Hezbollah-backed Sunnis did well in Beirut, Tripoli and Sidon, strongholds of Hariri's Future Movement, the preliminary results showed. The pro-Hezbollah al-Akhbar newspaper declared the election a "slap" for Hariri on its front page.
But while Hariri's party lost over a third of its parliament seats, dropping from 33 to 21 MPs, he still emerged as the Sunni Muslim leader with the biggest bloc in the 128-seat house, making him the frontrunner to form the next government.
Initial indications showed the staunchly anti-Hezbollah Lebanese Forces, a Christian party, emerging as a big winner, nearly doubling its lawmakers to at least 15 from eight.
Lebanon's prime minister must be a Sunni under its sectarian power-sharing system. The new government, like the outgoing one, is expected to include all the main parties. Talks over cabinet posts are expected to take time.
"Hariri is going to be further weakened in any kind of government going forward," Andrew Tabler of the Washington Institute said. "His ability to substantially tame or restrain Hezbollah ... in Lebanon is going to be very limited."
"It will lead to more criticism of US military aid to the Lebanese Armed Forces" in Washington, he added.
Hezbollah's big allies include the Shi'ite Amal Movement led by Parliament Speaker Nabih Berri and the Christian Free Patriotic Movement of President Michel Aoun, a Hezbollah ally since 2006 who has said its arsenal is needed to defend Lebanon.

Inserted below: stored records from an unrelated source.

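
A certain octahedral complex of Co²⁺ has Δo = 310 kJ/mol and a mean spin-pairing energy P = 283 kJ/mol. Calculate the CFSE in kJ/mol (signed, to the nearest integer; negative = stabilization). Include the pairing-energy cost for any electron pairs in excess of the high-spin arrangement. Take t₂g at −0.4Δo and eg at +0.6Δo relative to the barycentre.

-275

Group 9 minus oxidation state +2 gives a d⁷ configuration for Co²⁺.
Here Δo > P (310 > 283), so the low-spin state is favoured.
Filling d⁷ accordingly: t₂g⁶ eg¹.
Orbital CFSE = -1.8Δo = -1.8 × 310 = -558 kJ/mol.
Excess pairs vs high-spin: 3 − 2 = 1; pairing cost = +283 kJ/mol.
Net CFSE = -558 + 283 = -275 kJ/mol.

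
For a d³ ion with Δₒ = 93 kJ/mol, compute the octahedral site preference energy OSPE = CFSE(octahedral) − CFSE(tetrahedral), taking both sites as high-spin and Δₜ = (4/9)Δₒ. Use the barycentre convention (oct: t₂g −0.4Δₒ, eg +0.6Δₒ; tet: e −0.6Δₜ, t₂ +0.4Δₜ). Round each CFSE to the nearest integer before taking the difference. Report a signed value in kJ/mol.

Octahedral (high-spin): t₂g³ eg⁰, CFSE = 3(−0.4) + 0(+0.6) = -1.2Δₒ = -1.2 × 93 = -112 kJ/mol.
Tetrahedral e² t₂¹ gives -0.8Δₜ = -0.8 × (4/9) × 93 = -33 kJ/mol.
OSPE = CFSE(oct) − CFSE(tet) = -112 − (-33) = -79 kJ/mol.

-79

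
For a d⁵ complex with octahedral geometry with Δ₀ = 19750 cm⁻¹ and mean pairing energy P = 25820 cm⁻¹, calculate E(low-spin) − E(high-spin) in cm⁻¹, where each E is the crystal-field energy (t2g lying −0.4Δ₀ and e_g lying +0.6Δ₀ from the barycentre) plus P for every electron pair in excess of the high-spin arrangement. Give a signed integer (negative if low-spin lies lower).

12140

In the high-spin limit (t2g^3 e_g^2) the orbital term is 0.0Δ₀ = 0 cm⁻¹, with no excess pairing.
Low-spin t2g^5 e_g^0 gives -2.0Δ₀ = -39500 cm⁻¹, but forming 2 extra pairs costs 2P = 51640 cm⁻¹, so E(LS) = -39500 + 51640 = 12140 cm⁻¹.
E(LS) − E(HS) = 12140 − (0) = 12140 cm⁻¹.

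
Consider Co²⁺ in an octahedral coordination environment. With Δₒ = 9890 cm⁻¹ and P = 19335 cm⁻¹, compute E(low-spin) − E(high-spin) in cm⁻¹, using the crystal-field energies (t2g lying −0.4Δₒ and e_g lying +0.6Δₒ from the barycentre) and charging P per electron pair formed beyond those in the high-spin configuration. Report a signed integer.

Co²⁺: group 9, so d-count = 9 − 2 = 7.
High-spin d⁷ fills as t2g^5 e_g^2 with CFSE 5(−0.4) + 2(+0.6) = -0.8Δₒ = -7912 cm⁻¹.
Low-spin: t2g^6 e_g^1, orbital CFSE = -1.8Δₒ = -17802 cm⁻¹; plus 1 excess pair × P = +19335 cm⁻¹; total 1533 cm⁻¹.
Thus E(LS) − E(HS) = 9445 cm⁻¹.

9445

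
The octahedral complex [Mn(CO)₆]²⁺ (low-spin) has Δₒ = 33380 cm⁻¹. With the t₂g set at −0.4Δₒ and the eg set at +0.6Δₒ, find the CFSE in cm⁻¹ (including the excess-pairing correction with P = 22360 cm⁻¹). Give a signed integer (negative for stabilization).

-22040

CO is neutral, so the +2 overall charge sits on Mn: oxidation state +2.
Mn sits in group 7; removing 2 electrons leaves Mn²⁺ with 7 − 2 = 5 d electrons.
The d⁵ electrons fill as t₂g⁵ eg⁰.
Orbital CFSE = 5(-0.4) + 0(0.6) = -2.0Δₒ = -2.0 × 33380 = -66760 cm⁻¹.
Relative to high-spin t₂g³ eg² (0 paired), the low-spin configuration has 2 additional pairs, contributing +2 × 22360 = +44720 cm⁻¹.
Net CFSE = -66760 + 44720 = -22040 cm⁻¹.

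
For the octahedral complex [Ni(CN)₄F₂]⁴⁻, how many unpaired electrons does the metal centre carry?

Ligand charges: 4×(-1) from CN⁻ and 2×(-1) from F⁻ sum to -6; with overall charge -4, Ni is +2.
Ni is in group 10, so Ni²⁺ is d⁸ (10 − 2 = 8).
Configuration: t₂g⁶ eg², giving 2 unpaired electrons.

2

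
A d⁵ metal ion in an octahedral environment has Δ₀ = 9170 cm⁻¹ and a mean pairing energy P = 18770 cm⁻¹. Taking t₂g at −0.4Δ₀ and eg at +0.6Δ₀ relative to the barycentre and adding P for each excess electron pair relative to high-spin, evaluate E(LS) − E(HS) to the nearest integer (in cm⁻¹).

High-spin d⁵ fills as t₂g³ eg² with CFSE 3(−0.4) + 2(+0.6) = 0.0Δ₀ = 0 cm⁻¹.
Low-spin: t₂g⁵ eg⁰, orbital CFSE = -2.0Δ₀ = -18340 cm⁻¹; plus 2 excess pairs × P = +37540 cm⁻¹; total 19200 cm⁻¹.
Thus E(LS) − E(HS) = 19200 cm⁻¹.

19200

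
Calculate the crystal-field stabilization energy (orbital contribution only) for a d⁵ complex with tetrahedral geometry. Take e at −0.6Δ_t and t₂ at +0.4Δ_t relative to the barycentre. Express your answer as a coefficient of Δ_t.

With tetrahedral geometry the complex is necessarily high-spin.
Configuration: e² t₂³.
CFSE = 2(-0.6Δ_t) + 3(0.4Δ_t) = -1.2Δ_t + 1.2Δ_t = 0.0Δ_t.

0.0 Δ_t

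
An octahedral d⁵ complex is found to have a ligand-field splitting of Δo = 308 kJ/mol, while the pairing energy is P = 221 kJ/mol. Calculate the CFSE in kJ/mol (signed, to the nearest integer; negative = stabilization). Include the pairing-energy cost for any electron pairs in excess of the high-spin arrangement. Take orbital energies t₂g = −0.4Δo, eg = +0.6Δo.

-174

With Δo > P the complex is low-spin.
That gives t₂g⁵ eg⁰.
Orbital CFSE = -2.0Δo = -2.0 × 308 = -616 kJ/mol.
Excess pairs vs high-spin: 2 − 0 = 2; pairing cost = +442 kJ/mol.
Net CFSE = -616 + 442 = -174 kJ/mol.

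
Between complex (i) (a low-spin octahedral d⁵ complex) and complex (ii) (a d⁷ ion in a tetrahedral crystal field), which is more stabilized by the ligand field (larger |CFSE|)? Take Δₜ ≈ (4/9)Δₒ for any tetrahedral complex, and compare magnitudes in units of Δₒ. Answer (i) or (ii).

(i): t₂g⁵ eg⁰, CFSE = -2.0Δₒ.
(ii): With tetrahedral geometry the complex is necessarily high-spin; e⁴ t₂³, CFSE = -1.2Δₜ ≈ -0.53Δₒ.
So (i) has the larger |CFSE|.

(i)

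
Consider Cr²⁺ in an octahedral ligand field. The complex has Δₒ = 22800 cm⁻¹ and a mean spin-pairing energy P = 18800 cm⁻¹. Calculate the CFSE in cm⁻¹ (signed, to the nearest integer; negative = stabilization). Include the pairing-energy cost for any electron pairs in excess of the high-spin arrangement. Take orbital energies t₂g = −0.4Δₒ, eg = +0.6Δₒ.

-17680

Cr is in group 6, so Cr²⁺ is d⁴ (6 − 2 = 4).
Since Δₒ = 22800 cm⁻¹ > P = 18800 cm⁻¹, the complex adopts the low-spin configuration.
Filling d⁴ accordingly: t₂g⁴ eg⁰.
Orbital CFSE = -1.6Δₒ = -1.6 × 22800 = -36480 cm⁻¹.
Excess pairs vs high-spin: 1 − 0 = 1; pairing cost = +18800 cm⁻¹.
Net CFSE = -36480 + 18800 = -17680 cm⁻¹.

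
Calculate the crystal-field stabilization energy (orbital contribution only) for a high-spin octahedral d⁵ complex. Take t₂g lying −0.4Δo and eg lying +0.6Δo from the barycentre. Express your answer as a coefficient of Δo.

0.0 Δo

Configuration: t₂g³ eg².
CFSE = 3(-0.4Δo) + 2(0.6Δo) = -1.2Δo + 1.2Δo = 0.0Δo.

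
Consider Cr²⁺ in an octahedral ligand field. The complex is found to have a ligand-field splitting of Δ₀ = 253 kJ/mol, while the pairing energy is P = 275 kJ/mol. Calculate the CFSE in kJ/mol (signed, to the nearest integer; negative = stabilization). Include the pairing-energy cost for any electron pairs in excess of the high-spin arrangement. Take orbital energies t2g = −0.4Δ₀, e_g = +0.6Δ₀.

-152

Group 6 minus oxidation state +2 gives a d⁴ configuration for Cr²⁺.
Δ₀ < P, so pairing is avoided: the ground state is high-spin.
Configuration: t2g^3 e_g^1.
Orbital CFSE = -0.6Δ₀ = -0.6 × 253 = -152 kJ/mol.
High-spin has no excess pairs, so no pairing correction applies.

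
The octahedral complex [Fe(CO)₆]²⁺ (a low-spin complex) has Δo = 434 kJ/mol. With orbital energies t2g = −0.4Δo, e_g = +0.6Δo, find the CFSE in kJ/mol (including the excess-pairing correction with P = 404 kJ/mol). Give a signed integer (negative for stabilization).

-234

CO is neutral, so the +2 overall charge sits on Fe: oxidation state +2.
Group 8 minus oxidation state +2 gives a d⁶ configuration for Fe²⁺.
Electron filling gives t2g^6 e_g^0.
Orbital CFSE = 6(-0.4) + 0(0.6) = -2.4Δo = -2.4 × 434 = -1042 kJ/mol.
High-spin d⁶ would be t2g^4 e_g^2 with 1 pair; low-spin has 3, so 2 excess pairs cost +2P = +808 kJ/mol.
Overall CFSE = -1042 + 808 = -234 kJ/mol.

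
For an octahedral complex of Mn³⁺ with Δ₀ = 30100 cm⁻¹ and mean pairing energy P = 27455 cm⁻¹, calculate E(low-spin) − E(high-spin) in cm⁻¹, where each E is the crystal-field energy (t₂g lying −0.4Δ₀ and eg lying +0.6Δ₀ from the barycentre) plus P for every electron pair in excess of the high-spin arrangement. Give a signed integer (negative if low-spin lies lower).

Mn is in group 7, so Mn³⁺ is d⁴ (7 − 3 = 4).
High-spin: t₂g³ eg¹, CFSE = -0.6Δ₀ = -18060 cm⁻¹.
Low-spin t₂g⁴ eg⁰ gives -1.6Δ₀ = -48160 cm⁻¹, but forming 1 extra pair costs 1P = 27455 cm⁻¹, so E(LS) = -48160 + 27455 = -20705 cm⁻¹.
Thus E(LS) − E(HS) = -2645 cm⁻¹.

-2645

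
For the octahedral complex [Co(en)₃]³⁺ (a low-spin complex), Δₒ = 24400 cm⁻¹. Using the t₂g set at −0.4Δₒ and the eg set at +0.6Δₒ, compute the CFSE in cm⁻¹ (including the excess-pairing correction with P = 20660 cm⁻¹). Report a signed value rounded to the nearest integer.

-17240

en is neutral, so the +3 overall charge sits on Co: oxidation state +3.
Co³⁺: group 9, so d-count = 9 − 3 = 6.
Electron filling gives t₂g⁶ eg⁰.
Orbital CFSE = 6(-0.4) + 0(0.6) = -2.4Δₒ = -2.4 × 24400 = -58560 cm⁻¹.
Relative to high-spin t₂g⁴ eg² (1 paired), the low-spin configuration has 2 additional pairs, contributing +2 × 20660 = +41320 cm⁻¹.
Combining: -58560 + 41320 = -17240 cm⁻¹.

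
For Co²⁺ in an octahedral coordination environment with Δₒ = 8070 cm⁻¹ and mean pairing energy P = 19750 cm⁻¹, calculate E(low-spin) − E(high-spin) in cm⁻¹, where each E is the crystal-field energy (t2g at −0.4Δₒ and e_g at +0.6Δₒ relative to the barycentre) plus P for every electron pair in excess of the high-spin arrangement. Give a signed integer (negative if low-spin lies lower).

11680

Group 9 minus oxidation state +2 gives a d⁷ configuration for Co²⁺.
In the high-spin limit (t2g^5 e_g^2) the orbital term is -0.8Δₒ = -6456 cm⁻¹, with no excess pairing.
Low-spin: t2g^6 e_g^1, orbital CFSE = -1.8Δₒ = -14526 cm⁻¹; plus 1 excess pair × P = +19750 cm⁻¹; total 5224 cm⁻¹.
Thus E(LS) − E(HS) = 11680 cm⁻¹.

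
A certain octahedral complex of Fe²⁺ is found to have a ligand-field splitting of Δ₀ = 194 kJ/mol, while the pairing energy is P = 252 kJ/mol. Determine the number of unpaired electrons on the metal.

Fe is in group 8, so Fe²⁺ is d⁶ (8 − 2 = 6).
Here Δ₀ < P (194 < 252), so the high-spin state is favoured.
That gives t₂g⁴ eg².
Unpaired electrons: 4.

4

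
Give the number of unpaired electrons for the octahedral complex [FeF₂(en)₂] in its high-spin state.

Ligand charges: 2×(-1) from F⁻ and 2×(+0) from en sum to -2; with overall charge +0, Fe is +2.
Fe²⁺: group 8, so d-count = 8 − 2 = 6.
Configuration: t₂g⁴ eg², giving 4 unpaired electrons.

4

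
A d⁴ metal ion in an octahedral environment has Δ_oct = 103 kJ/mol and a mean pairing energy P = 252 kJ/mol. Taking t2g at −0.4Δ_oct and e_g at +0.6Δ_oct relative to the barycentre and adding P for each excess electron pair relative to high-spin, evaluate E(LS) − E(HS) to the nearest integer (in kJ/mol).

High-spin: t2g^3 e_g^1, CFSE = -0.6Δ_oct = -62 kJ/mol.
For low-spin the configuration is t2g^4 e_g^0: orbital energy -1.6 × 103 = -165 kJ/mol, and 1 additional pair relative to high-spin adds 252 kJ/mol, giving 87 kJ/mol.
E(LS) − E(HS) = 87 − (-62) = 149 kJ/mol.

149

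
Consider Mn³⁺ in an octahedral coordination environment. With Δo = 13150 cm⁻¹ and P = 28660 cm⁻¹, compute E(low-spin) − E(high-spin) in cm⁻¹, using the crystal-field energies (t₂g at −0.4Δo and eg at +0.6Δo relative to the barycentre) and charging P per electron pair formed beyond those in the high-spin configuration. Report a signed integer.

Group 7 minus oxidation state +3 gives a d⁴ configuration for Mn³⁺.
High-spin: t₂g³ eg¹, CFSE = -0.6Δo = -7890 cm⁻¹.
For low-spin the configuration is t₂g⁴ eg⁰: orbital energy -1.6 × 13150 = -21040 cm⁻¹, and 1 additional pair relative to high-spin adds 28660 cm⁻¹, giving 7620 cm⁻¹.
Thus E(LS) − E(HS) = 15510 cm⁻¹.

15510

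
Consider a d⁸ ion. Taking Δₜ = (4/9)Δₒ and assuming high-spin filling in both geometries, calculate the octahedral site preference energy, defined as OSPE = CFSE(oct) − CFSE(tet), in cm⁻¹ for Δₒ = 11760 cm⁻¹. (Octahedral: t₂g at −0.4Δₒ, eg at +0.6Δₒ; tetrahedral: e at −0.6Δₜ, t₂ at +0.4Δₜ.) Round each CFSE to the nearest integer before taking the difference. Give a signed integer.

Octahedral high-spin t2g^6 e_g^2: CFSE = -1.2 × 11760 = -14112 cm⁻¹.
Tetrahedral: e^4 t2^4, CFSE = 4(−0.6) + 4(+0.4) = -0.8Δₜ = -0.8 × (4/9) × 11760 = -4181 cm⁻¹.
OSPE = -14112 − (-4181) = -9931 cm⁻¹.

-9931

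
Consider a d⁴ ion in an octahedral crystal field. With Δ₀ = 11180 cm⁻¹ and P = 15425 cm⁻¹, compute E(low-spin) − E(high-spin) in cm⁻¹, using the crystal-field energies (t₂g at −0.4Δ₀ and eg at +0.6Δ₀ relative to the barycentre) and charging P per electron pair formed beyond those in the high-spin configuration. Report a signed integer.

In the high-spin limit (t₂g³ eg¹) the orbital term is -0.6Δ₀ = -6708 cm⁻¹, with no excess pairing.
Low-spin: t₂g⁴ eg⁰, orbital CFSE = -1.6Δ₀ = -17888 cm⁻¹; plus 1 excess pair × P = +15425 cm⁻¹; total -2463 cm⁻¹.
E(LS) − E(HS) = -2463 − (-6708) = 4245 cm⁻¹.

4245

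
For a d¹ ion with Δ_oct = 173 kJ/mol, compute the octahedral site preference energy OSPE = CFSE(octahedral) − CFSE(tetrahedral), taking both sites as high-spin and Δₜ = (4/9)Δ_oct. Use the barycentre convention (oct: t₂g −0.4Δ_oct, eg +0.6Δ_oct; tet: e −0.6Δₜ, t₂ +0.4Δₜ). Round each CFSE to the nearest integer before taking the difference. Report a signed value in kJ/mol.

-23

Octahedral high-spin t₂g¹ eg⁰: CFSE = -0.4 × 173 = -69 kJ/mol.
Tetrahedral: e¹ t₂⁰, CFSE = 1(−0.6) + 0(+0.4) = -0.6Δₜ = -0.6 × (4/9) × 173 = -46 kJ/mol.
OSPE = CFSE(oct) − CFSE(tet) = -69 − (-46) = -23 kJ/mol.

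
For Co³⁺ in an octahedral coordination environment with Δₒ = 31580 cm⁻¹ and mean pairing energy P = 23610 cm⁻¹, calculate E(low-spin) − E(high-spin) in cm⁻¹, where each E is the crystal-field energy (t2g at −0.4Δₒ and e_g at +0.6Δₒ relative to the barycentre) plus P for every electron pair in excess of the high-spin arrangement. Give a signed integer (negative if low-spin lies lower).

Group 9 minus oxidation state +3 gives a d⁶ configuration for Co³⁺.
High-spin: t2g^4 e_g^2, CFSE = -0.4Δₒ = -12632 cm⁻¹.
Low-spin t2g^6 e_g^0 gives -2.4Δₒ = -75792 cm⁻¹, but forming 2 extra pairs costs 2P = 47220 cm⁻¹, so E(LS) = -75792 + 47220 = -28572 cm⁻¹.
E(LS) − E(HS) = -28572 − (-12632) = -15940 cm⁻¹.

-15940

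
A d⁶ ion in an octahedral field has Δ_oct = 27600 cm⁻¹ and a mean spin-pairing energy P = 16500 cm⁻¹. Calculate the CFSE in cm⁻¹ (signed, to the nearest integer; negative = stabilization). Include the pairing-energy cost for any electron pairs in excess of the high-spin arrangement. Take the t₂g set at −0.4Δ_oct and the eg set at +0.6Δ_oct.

-33240

Since Δ_oct = 27600 cm⁻¹ > P = 16500 cm⁻¹, the complex adopts the low-spin configuration.
Configuration: t₂g⁶ eg⁰.
Orbital CFSE = -2.4Δ_oct = -2.4 × 27600 = -66240 cm⁻¹.
Excess pairs vs high-spin: 3 − 1 = 2; pairing cost = +33000 cm⁻¹.
Net CFSE = -66240 + 33000 = -33240 cm⁻¹.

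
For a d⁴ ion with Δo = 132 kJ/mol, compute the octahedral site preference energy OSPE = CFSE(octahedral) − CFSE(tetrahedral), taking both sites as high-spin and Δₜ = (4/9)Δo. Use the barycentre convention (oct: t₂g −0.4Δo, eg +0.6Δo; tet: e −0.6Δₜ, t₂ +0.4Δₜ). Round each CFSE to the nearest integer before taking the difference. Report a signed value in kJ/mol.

-56

In an octahedral site d⁴ (HS) is t₂g³ eg¹, giving CFSE(oct) = -0.6Δo = -79 kJ/mol.
In a tetrahedral site the filling is e² t₂²: CFSE(tet) = -0.4Δₜ = -0.4 × (4/9)(132) = -23 kJ/mol.
Subtracting, OSPE = -79 − (-23) = -56 kJ/mol.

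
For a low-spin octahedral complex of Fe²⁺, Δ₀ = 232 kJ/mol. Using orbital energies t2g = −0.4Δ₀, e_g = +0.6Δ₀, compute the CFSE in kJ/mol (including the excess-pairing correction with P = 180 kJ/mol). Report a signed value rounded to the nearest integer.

Fe²⁺: group 8, so d-count = 8 − 2 = 6.
Configuration: t2g^6 e_g^0.
CFSE(orbital) = 6×(-0.4Δ₀) + 0×(0.6Δ₀) = -2.4Δ₀; with Δ₀ = 232 kJ/mol that is -557 kJ/mol.
Relative to high-spin t2g^4 e_g^2 (1 paired), the low-spin configuration has 2 additional pairs, contributing +2 × 180 = +360 kJ/mol.
Combining: -557 + 360 = -197 kJ/mol.

-197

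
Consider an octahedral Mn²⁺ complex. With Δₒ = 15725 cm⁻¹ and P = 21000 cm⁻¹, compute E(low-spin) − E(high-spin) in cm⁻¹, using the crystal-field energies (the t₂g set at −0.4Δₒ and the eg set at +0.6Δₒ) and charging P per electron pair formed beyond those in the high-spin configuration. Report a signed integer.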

While Hezbollah and its allies do not always see eye to eye, their support for its arsenal is vital to the group in Lebanon, where its weapons have been a major point of friction for years.
Hezbollah lost ground in Baalbek-Hermel constituency, one of its strongholds. Two of 10 seats there were won by its foes, one by the Lebanese Forces and the other by Future. It also failed to take a Shi'ite seat in the coastal town of Byblos.
Hezbollah and its allies are not on course to win the two-thirds majority that would be required to pass big decisions such as changing the constitution.
Turnout was 49.2 percent, down from 54 percent the last time legislative elections were held nine years ago.